Shopping Cart

No products in the cart.

Reply To: Boxing Transcendence? (Re-edit-shorter)


I do appreciate your rumination on the subject, sunbug. And Campbell’s material (like Jung’s) is indeed heady stuff.

Generally, I follow Joe’s lead in this area. He defined the Transcendent as beyond all possible human conception – beyond words, beyond duality, beyond male and female, hot and cold, up and down, alive and dead, beyond good and evil –beyond all possible categories of conceptualization, beyond thought. If you can think about, put it into words, define it, describe it, explain it, then it’s not Transcendent – at least, not as Campbell uses the term.

My magnificent master and great friend of many years ago, Heinrich Zimmer (1890-1943), had a saying: ‘The best things can’t be told: the second best are misunderstood.’ The second best are misunderstood because, as metaphors poetically of what cannot be told, they are misread prosaically as referring to tangible facts.”

(Joseph Campbell, The Inner Reaches of Outer Space, xxiii)

This is a concept Campbell shares in most of his books. Another example, from Pathways to Bliss: “My old mentor, Heinrich Zimmer, had a little saying: the best things can’t be told—they are transcendent, inexpressible truths. The second-best are misunderstood.”

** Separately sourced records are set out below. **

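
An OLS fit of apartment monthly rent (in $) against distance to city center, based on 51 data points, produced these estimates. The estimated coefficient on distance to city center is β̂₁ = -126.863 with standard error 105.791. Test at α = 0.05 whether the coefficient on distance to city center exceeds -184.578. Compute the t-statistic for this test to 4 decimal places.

t = 0.5456

H₀: β₁ = -184.578 vs H₁: β₁ > -184.578.
t = (β̂₁ − β₁⁰)/SE = (-126.863 − (-184.578)) / 105.791 = 0.5456.
df = n − 2 = 51 − 2 = 49.
One-sided p ≈ 0.2939, which is ≥ 0.05, so fail to reject H₀.
The data do not give significant evidence that the true slope on distance to city center exceeds -184.578 $ per unit.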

Why can the best things not be told? Because, as Joe points out in numerous places, the best things are transcendent – they are beyond words, beyond thought, beyond conceptualization – which is why they cannot be told. And why are the second best misunderstood? Because we are using words – everyday conversation – to try to describe what is beyond words, and so they are misunderstood, because most take these words literally.

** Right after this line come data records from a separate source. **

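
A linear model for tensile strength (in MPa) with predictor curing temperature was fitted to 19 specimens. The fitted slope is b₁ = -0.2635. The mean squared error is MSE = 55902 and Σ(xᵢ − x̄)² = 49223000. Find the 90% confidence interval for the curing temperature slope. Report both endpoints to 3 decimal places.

SE(b₁) = √(MSE/Sₓₓ) = √(55902/49223000) = 0.0337.
df = n − 2 = 17.
t* = t_{0.05, 17} = 1.739607.
Margin = t* × SE = 1.739607 × 0.0337 = 0.05862.
CI: -0.2635 ± 0.05862 → (-0.322, -0.205).
With 90% confidence, each one-unit increase in curing temperature is associated with a change of between -0.322 and -0.205 MPa in tensile strength.

(-0.322, -0.205)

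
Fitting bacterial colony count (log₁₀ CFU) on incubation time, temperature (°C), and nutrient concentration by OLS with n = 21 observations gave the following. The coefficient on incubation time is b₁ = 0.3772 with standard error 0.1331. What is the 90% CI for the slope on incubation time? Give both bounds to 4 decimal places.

df = n − k − 1 = 21 − 3 − 1 = 17.
t* = t_{0.05, 17} = 1.739607.
Margin = t* × SE = 1.739607 × 0.1331 = 0.231542.
CI: 0.3772 ± 0.231542 → (0.1457, 0.6087).
With 90% confidence, each one-unit increase in incubation time is associated with a change of between 0.1457 and 0.6087 log₁₀ CFU in bacterial colony count, holding the other predictors fixed.

(0.1457, 0.6087)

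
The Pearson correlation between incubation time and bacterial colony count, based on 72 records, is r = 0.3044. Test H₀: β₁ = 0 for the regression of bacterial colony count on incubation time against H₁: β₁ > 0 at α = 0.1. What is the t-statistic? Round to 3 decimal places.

t = r·√(n − 2)/√(1 − r²) = 0.3044·√70/√0.907341 = 2.674.
df = n − 2 = 70.
One-sided p ≈ 0.0047, which is < 0.1, so reject H₀.
There is evidence of a linear association between incubation time and bacterial colony count.

t = 2.674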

One day, trying to explain the transcendent to my junior high literature students, I used an eight grader in our class named Stephanie, with her permission, as my example. Stephanie had a beautiful voice – she was chosen to sing the national anthem during a flag ceremony on campus – but she was blind, and had been since birth. So I asked the students in the class to describe the color red for Stephanie in a way that she could understand.

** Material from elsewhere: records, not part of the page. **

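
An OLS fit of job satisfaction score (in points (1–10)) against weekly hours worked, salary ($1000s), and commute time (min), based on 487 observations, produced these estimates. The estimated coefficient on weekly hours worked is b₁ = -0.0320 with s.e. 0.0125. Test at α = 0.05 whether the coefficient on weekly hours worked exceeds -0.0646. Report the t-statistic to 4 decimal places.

H₀: β₁ = -0.0646 vs H₁: β₁ > -0.0646.
t = (b₁ − β₁⁰)/SE = (-0.0320 − (-0.0646)) / 0.0125 = 2.6080.
df = n − k − 1 = 487 − 3 − 1 = 483.
One-sided p ≈ 0.0047, which is < 0.05, so reject H₀.
There is evidence that the true slope on weekly hours worked exceeds -0.0646 points (1–10) per unit, holding the other predictors fixed.

t = 2.6080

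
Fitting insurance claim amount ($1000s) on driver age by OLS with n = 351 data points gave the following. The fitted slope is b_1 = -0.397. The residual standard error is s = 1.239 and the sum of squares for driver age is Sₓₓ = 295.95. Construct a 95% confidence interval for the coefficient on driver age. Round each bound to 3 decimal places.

SE(b_1) = s/√Sₓₓ = 1.239/√295.95 = 0.0720215.
df = n − 2 = 349.
t* = t_{0.025, 349} = 1.966785.
Margin = t* × SE = 1.966785 × 0.0720215 = 0.14165.
CI: -0.397 ± 0.14165 → (-0.539, -0.255).
With 95% confidence, each one-unit increase in driver age is associated with a change of between -0.539 and -0.255 $1000s in insurance claim amount.

(-0.539, -0.255)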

They gave it the best they could. Some pointed out red is hot, like fire, but that didn’t help – red can also be cool to the touch, like cherries, or an apple. Another said red is the traffic light that means stop – but that wasn’t useful either. She knew that people stopped at traffic lights because they claimed to experience something called red, but that didn’t mean she knew red.

The children made every effort to help Stephanie, but the best they could do was to come up with metaphors (an apple, hot coals, etc.) which did nothing to convey to Stephanie an experience and understanding of the color red. For her, the color red simply did not exist. She knew other people believed in it, claimed to see red, and reacted to it (not crossing the street because they experienced a red light, or enjoying a beautiful sunset), but not Stephanie. She responded to other people responding to what they claimed to experience (e.g., she would stop at a light when told it was red, whether hearing it from a friend, or from the sound triggered at some intersections when the light changes).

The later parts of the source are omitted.